Check out this article from Japan Times. Man, and I thought BP was bad. This is one of those cases where being limited to 4 paragraphs just doesn't do it justice at all.
Tight-lipped TEPCO lays bare exclusivity of press clubsIt was a shocking revelation for a majority of the people in Japan, but maybe not so for major media organizations.
Tsunehisa Katsumata, chairman of Tokyo Electric Power Co., admitted in a news conference on March 30 that on the 11th, the day the twin disasters hit the Tohoku region and crippled Tepco's Fukushima No. 1 nuclear plant, he was traveling to Beijing with retired Japanese journalists, expenses for which were partially paid by the utility.
"We probably paid more than our share" of the travel fee, Katsumata said.
Internet reporter Ryusaku Tanaka was shouted down by other journalists as he tried to question the Tepco executive.

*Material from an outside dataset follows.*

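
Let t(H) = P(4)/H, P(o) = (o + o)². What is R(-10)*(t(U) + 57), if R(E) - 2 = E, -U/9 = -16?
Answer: -4136/9 ≈ -459.56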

The incident laid bare the oft-assumed cozy relationship between Tepco and major Japanese media organizations — members of the exclusive "kisha" (press) club that critics claim are preventing reporters from asking the utility tough questions about the nuclear accident. Similar complicity has long been assumed at other press clubs attached to the nation's various bureaucratic bodies.
--snip--
The whole article is a very interesting read and probably not surprising given Japanese culture. And while I'm normally not too interested in just how much of a lap-dog the Japanese press is, in this case it's pretty damned important. For instance, plutonium.
For weeks nobody asked TEPCO about their MOX fuel (which has plutonium in it). When they did ask about a plutonium leak (because the whole fucking building had blown up), TEPCO admitted that
they didn't have a detector to check it.
I'm not making that up, read the article. That's even more fucked up than I imagined.